How different is it teaching in Ghana compared to teaching at SOU?
Among the biggest differences, the program I taught in is a professional masters program. So all of the UG students already have their undergraduate degrees, and they have typically also completed one additional year of national service. Several of the students also have established careers, and even more years of additional experience. So it is generally an older student community, who arrive with a lot of direct focus on careers in the media.
It is also a very intensive program. The students are committed to classroom learning and lab sessions from 8:30am-5pm almost every day, and complete extensive homework and preparation outside of class. The curriculum includes a lot of skills courses such as print and broadcast journalism, and also a lot of theory and research courses. For the students, it’s very demanding and very competitive.
One important takeaway for SOU students: UG is one of the premier universities in Ghana, but SOU has far better production facilities and equipment. For example, when we teach Broadcast Journalism at SOU, we have access to a well-equipped studio, a tricaster, DSLR cameras, and other resources that are all in-line with industry standards at U.S. television stations and newspapers. Those resources are mostly not available to students in Ghana. All of our students and faculty in Ashland should feel blessed to have access to all the good stuff at the Digital Media Center.

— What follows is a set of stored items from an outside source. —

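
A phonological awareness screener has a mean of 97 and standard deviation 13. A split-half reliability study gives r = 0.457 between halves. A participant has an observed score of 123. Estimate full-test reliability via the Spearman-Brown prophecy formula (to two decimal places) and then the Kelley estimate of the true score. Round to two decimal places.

Spearman-Brown: ρ = 2r/(1 + r) = 2(0.457)/(1 + 0.457) = 0.9140/1.457 = 0.6273 → 0.63
Weight the observed score by reliability and the mean by (1 − reliability): T̂ = 0.63·123 + 0.37·97 = 77.49 + 35.89 = 113.380.

113.38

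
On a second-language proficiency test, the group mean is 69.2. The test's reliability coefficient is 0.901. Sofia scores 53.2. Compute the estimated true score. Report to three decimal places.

T̂ = 0.901(53.2) + 0.099(69.2) = 47.9332 + 6.8508 = 54.7840 → 54.784

54.784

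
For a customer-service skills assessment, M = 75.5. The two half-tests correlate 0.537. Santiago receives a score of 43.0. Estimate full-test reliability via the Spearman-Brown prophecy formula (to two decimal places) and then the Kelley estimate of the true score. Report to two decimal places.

Spearman-Brown: ρ = 2r/(1 + r) = 2(0.537)/(1 + 0.537) = 1.0740/1.537 = 0.6988 → 0.70
T̂ = 0.70(43.0) + 0.30(75.5) = 30.100 + 22.650 = 52.750 → 52.75

52.75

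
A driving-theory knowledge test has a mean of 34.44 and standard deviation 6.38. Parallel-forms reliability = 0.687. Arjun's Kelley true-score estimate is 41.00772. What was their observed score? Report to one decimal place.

44.0

T̂ = ρX + (1 − ρ)μ  ⇒  X = (T̂ − (1 − ρ)μ) / ρ
X = (41.00772 − 0.313 × 34.44) / 0.687 = (41.00772 − 10.77972) / 0.687 = 30.22800 / 0.687 = 44.000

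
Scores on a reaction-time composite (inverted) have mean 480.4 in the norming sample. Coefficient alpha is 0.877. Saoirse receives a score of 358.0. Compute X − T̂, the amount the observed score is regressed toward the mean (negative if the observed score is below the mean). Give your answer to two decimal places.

-15.06

T̂ = ρX + (1 − ρ)μ
  = 0.877 × 358.0 + 0.123 × 480.4
  = 313.9660 + 59.0892
  = 373.0552
  ≈ 373.055
X − T̂ = 358.0 − 373.055 = -15.055 → -15.06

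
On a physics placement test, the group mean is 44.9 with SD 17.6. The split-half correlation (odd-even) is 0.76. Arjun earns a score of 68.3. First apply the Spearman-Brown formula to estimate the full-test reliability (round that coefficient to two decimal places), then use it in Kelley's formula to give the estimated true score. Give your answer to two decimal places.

65.02

Spearman-Brown: ρ = 2r/(1 + r) = 2(0.76)/(1 + 0.76) = 1.520/1.76 = 0.8636 → 0.86
T̂ = 0.86(68.3) + 0.14(44.9) = 58.738 + 6.286 = 65.024 → 65.02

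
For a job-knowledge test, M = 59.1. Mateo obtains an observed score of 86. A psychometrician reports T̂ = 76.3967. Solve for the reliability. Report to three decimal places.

T̂ = ρX + (1 − ρ)μ  ⇒  T̂ − μ = ρ(X − μ)
ρ = (T̂ − μ)/(X − μ) = (76.3967 − 59.1) / (86 − 59.1) = 17.2967 / 26.9 = 0.64300

0.643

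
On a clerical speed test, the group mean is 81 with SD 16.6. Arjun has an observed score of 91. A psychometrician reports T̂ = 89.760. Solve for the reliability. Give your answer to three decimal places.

0.876

T̂ = ρX + (1 − ρ)μ  ⇒  T̂ − μ = ρ(X − μ)
ρ = (T̂ − μ)/(X − μ) = (89.760 − 81) / (91 − 81) = 8.760 / 10.0 = 0.87600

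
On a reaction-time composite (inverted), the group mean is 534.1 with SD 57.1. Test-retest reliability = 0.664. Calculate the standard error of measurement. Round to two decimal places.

33.10

SEM = SD · √(1 − ρ) = 57.1 × √0.336 = 57.1 × 0.5797 = 33.098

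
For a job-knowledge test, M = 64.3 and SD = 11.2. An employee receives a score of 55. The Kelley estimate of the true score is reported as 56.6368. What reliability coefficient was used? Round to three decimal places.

T̂ = ρX + (1 − ρ)μ  ⇒  T̂ − μ = ρ(X − μ)
ρ = (T̂ − μ)/(X − μ) = (56.6368 − 64.3) / (55 − 64.3) = -7.6632 / -9.3 = 0.82400

0.824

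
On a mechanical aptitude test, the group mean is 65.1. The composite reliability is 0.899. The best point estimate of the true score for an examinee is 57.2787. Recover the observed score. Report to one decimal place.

56.4

T̂ = ρX + (1 − ρ)μ  ⇒  X = (T̂ − (1 − ρ)μ) / ρ
X = (57.2787 − 0.101 × 65.1) / 0.899 = (57.2787 − 6.5751) / 0.899 = 50.7036 / 0.899 = 56.400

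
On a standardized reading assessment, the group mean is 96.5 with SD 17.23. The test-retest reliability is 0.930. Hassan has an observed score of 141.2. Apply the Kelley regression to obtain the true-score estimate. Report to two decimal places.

Weight the observed score by reliability and the mean by (1 − reliability): T̂ = 0.930·141.2 + 0.070·96.5 = 131.3160 + 6.7550 = 138.071.

138.07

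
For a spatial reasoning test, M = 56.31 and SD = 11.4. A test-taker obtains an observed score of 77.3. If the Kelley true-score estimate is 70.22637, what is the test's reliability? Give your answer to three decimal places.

T̂ = ρX + (1 − ρ)μ  ⇒  T̂ − μ = ρ(X − μ)
ρ = (T̂ − μ)/(X − μ) = (70.22637 − 56.31) / (77.3 − 56.31) = 13.91637 / 20.99 = 0.66300

0.663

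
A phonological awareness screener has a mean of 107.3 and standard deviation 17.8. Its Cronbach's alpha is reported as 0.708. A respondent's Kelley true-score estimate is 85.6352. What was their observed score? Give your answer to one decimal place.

76.7

T̂ = ρX + (1 − ρ)μ  ⇒  X = (T̂ − (1 − ρ)μ) / ρ
X = (85.6352 − 0.292 × 107.3) / 0.708 = (85.6352 − 31.3316) / 0.708 = 54.3036 / 0.708 = 76.700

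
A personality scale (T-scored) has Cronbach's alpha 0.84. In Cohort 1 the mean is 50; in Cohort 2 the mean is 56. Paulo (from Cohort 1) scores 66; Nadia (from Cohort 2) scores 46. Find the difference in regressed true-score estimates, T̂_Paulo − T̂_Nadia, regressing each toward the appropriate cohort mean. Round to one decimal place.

15.8

T̂_Paulo = 0.84(66) + 0.16(50) = 63.440
T̂_Nadia = 0.84(46) + 0.16(56) = 47.600
Difference = 63.440 − 47.600 = 15.840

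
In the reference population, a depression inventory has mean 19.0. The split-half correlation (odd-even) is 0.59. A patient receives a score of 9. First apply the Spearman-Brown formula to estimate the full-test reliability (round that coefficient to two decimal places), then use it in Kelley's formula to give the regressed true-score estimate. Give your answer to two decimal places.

Spearman-Brown: ρ = 2r/(1 + r) = 2(0.59)/(1 + 0.59) = 1.180/1.59 = 0.7421 → 0.74
Weight the observed score by reliability and the mean by (1 − reliability): T̂ = 0.74·9 + 0.26·19.0 = 6.66 + 4.940 = 11.600.

11.60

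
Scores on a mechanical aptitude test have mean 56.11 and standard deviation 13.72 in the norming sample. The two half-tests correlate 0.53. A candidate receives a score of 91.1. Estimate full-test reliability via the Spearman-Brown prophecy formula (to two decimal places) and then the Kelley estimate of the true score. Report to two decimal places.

Spearman-Brown: ρ = 2r/(1 + r) = 2(0.53)/(1 + 0.53) = 1.060/1.53 = 0.6928 → 0.69
T̂ = ρX + (1 − ρ)μ
  = 0.69 × 91.1 + 0.31 × 56.11
  = 62.859 + 17.3941
  = 80.253
  ≈ 80.25

80.25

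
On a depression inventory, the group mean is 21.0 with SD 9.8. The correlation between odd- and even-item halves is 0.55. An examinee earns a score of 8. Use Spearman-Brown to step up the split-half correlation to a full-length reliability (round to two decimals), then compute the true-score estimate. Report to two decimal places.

Spearman-Brown: ρ = 2r/(1 + r) = 2(0.55)/(1 + 0.55) = 1.100/1.55 = 0.7097 → 0.71
Regress the observed score toward the mean by the unreliability: T̂ = 0.71·8 + 0.29·21.0 = 5.68 + 6.090 = 11.770.

11.77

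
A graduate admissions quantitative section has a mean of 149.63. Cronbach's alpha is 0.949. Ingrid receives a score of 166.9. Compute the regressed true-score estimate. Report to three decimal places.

166.019

Weight the observed score by reliability and the mean by (1 − reliability): T̂ = 0.949·166.9 + 0.051·149.63 = 158.3881 + 7.63113 = 166.0192.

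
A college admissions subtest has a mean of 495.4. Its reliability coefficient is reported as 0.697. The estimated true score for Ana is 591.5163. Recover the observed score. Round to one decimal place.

633.3

T̂ = ρX + (1 − ρ)μ  ⇒  X = (T̂ − (1 − ρ)μ) / ρ
X = (591.5163 − 0.303 × 495.4) / 0.697 = (591.5163 − 150.1062) / 0.697 = 441.4101 / 0.697 = 633.300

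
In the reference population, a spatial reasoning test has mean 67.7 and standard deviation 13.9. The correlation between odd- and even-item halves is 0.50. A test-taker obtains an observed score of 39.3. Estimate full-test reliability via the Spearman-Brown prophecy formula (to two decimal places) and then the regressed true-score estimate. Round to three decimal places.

Spearman-Brown: ρ = 2r/(1 + r) = 2(0.50)/(1 + 0.50) = 1.000/1.50 = 0.6667 → 0.67
T̂ = 0.67(39.3) + 0.33(67.7) = 26.331 + 22.341 = 48.6720 → 48.672

48.672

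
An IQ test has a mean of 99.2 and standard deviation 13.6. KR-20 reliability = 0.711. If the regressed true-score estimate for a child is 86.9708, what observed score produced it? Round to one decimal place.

82.0

T̂ = ρX + (1 − ρ)μ  ⇒  X = (T̂ − (1 − ρ)μ) / ρ
X = (86.9708 − 0.289 × 99.2) / 0.711 = (86.9708 − 28.6688) / 0.711 = 58.3020 / 0.711 = 82.000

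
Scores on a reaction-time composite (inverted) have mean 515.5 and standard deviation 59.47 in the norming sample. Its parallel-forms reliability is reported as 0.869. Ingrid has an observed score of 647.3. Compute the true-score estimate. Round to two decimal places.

630.03

T̂ = 0.869(647.3) + 0.131(515.5) = 562.5037 + 67.5305 = 630.034 → 630.03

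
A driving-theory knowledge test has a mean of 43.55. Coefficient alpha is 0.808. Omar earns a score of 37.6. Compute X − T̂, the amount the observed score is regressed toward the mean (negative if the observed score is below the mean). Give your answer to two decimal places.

T̂ = ρX + (1 − ρ)μ
  = 0.808 × 37.6 + 0.192 × 43.55
  = 30.3808 + 8.36160
  = 38.7424
  ≈ 38.742
X − T̂ = 37.6 − 38.742 = -1.142 → -1.14

-1.14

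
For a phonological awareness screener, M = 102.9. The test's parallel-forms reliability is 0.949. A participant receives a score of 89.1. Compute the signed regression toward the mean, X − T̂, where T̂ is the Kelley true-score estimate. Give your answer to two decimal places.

-0.70

T̂ = ρX + (1 − ρ)μ
  = 0.949 × 89.1 + 0.051 × 102.9
  = 84.5559 + 5.2479
  = 89.8038
  ≈ 89.804
X − T̂ = 89.1 − 89.804 = -0.704 → -0.70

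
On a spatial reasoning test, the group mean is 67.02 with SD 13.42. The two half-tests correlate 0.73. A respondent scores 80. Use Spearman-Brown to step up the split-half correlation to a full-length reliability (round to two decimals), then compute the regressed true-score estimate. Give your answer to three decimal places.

Spearman-Brown: ρ = 2r/(1 + r) = 2(0.73)/(1 + 0.73) = 1.460/1.73 = 0.8439 → 0.84
T̂ = ρX + (1 − ρ)μ
  = 0.84 × 80 + 0.16 × 67.02
  = 67.20 + 10.7232
  = 77.9232
  ≈ 77.923

77.923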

If you can, elaborate a bit on the research you’re doing on photojournalism.
As students who have taken COMM460E — Visual Communication with me will know, one of my key research interests is doing content analysis to help understand the mix of strong photojournalism and other kinds of visual content produced by news organizations and distributed via social media.
That same interest guides my research in Ghana, but the landscape of photojournalism here is really very different from what we see in the United States. News organizations in Ghana mostly use photography to provide visibility to political leaders and other authority figures. It is much less common to see more complex forms of visual storytelling in the media there.
One might be tempted to suspect that the differences between Ghanaian and U.S. photojournalism happen because the Ghanaian media are less sophisticated or developed. But part of my learning there suggests that there are also cultural reasons for the differences, and that a contributing factor to how journalism works in Ghana is connected to different styles of communication.
In Ghana and elsewhere in Africa, a movement has recently emerged among photographers to promote an African Voice in photography. Exemplified by websites and social media channels such as @EverydayAfrica, these photographers seek to tell a more authentic version of daily life in Africa. They create images that do more than frame Africa as a continent of disease, famine, war and poverty. In addition to looking at content, I’ve been conducting interviews with Ghanaian photojournalists and documentary photographers to help better understand how they think about photojournalism, ethics, and African values.
Any other notable experiences or people you’d like to share?
It was totally unplanned, but I stumbled into a stellar subculture of comic book fandom in Ghana, especially including several fans affiliated with the online community @SquidMag. I hope to do more research on fandom in Africa, and also bring some of my insights regarding global fandom into my Winter term course COMM218 — Comics: Culture & Politics.
But my signature moment in Ghana might have been our field trip with students to visit the Ghana Broadcasting Corporation, which is the national broadcaster there. The most common form of public transit in Ghana is an oversized van that seats about 25, with folding seats in the aisles, and the goal is always to fill every seat. So our trip to the GBC felt like an adventure to me, even though a raucous trotro ride is an everyday experience for most Ghanaians.